Trump just announced boldly that the US economy will experience a meteoric rise by 2026—explosive employment, soaring incomes, and a comprehensive market restart. In an instant, stocks, cryptocurrencies, and risk assets all surged. Traders frantically interpreted this as a signal of a liquidity tsunami: fiscal expansion combined with strong economic growth, massive funds likely rushing into the market, and asset prices soaring—it's not a pipe dream.
But the reversal came unexpectedly.
The probability of the Federal Reserve cutting interest rates in January plummeted to only 12%. The entire market was stunned—where is the promised monetary easing? Liquidity expectations instantly tightened, completely disrupting the market rhythm. The current situation is nerve-wracking: on one side, Trump is aggressively pushing forward with "economic medicine," aiming to boost asset prices; on the other side, the Fed is maintaining a hawkish stance, firmly holding back rate cuts and tightening the liquidity faucet.
These two top forces are colliding head-on.
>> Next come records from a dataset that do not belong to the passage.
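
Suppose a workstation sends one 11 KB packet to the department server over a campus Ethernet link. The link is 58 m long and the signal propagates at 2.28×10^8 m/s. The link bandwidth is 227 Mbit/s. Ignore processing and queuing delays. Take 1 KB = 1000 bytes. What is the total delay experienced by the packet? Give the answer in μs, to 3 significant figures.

388 μs

L = 88000 bits.
Transmission delay = L/R = 88000 / 227000000 = 387.665 μs.
Propagation delay = d/s = 58 m / 2.28e+08 m/s = 0.254386 μs.
Total = 388 μs.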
The market has fully entered a phase of intense volatility driven by news. Will liquidity suddenly turn sharply? How will asset prices move? Everyone is holding their breath, closely watching the Fed's next move.
Great market trends always hide in the expectation gap. When policy directions and market judgments diverge, opportunities and risks both amplify exponentially. Various assets within the Ethereum ecosystem are also fluctuating amid this chaos of expectations, making it crucial to continuously monitor shifts in market sentiment.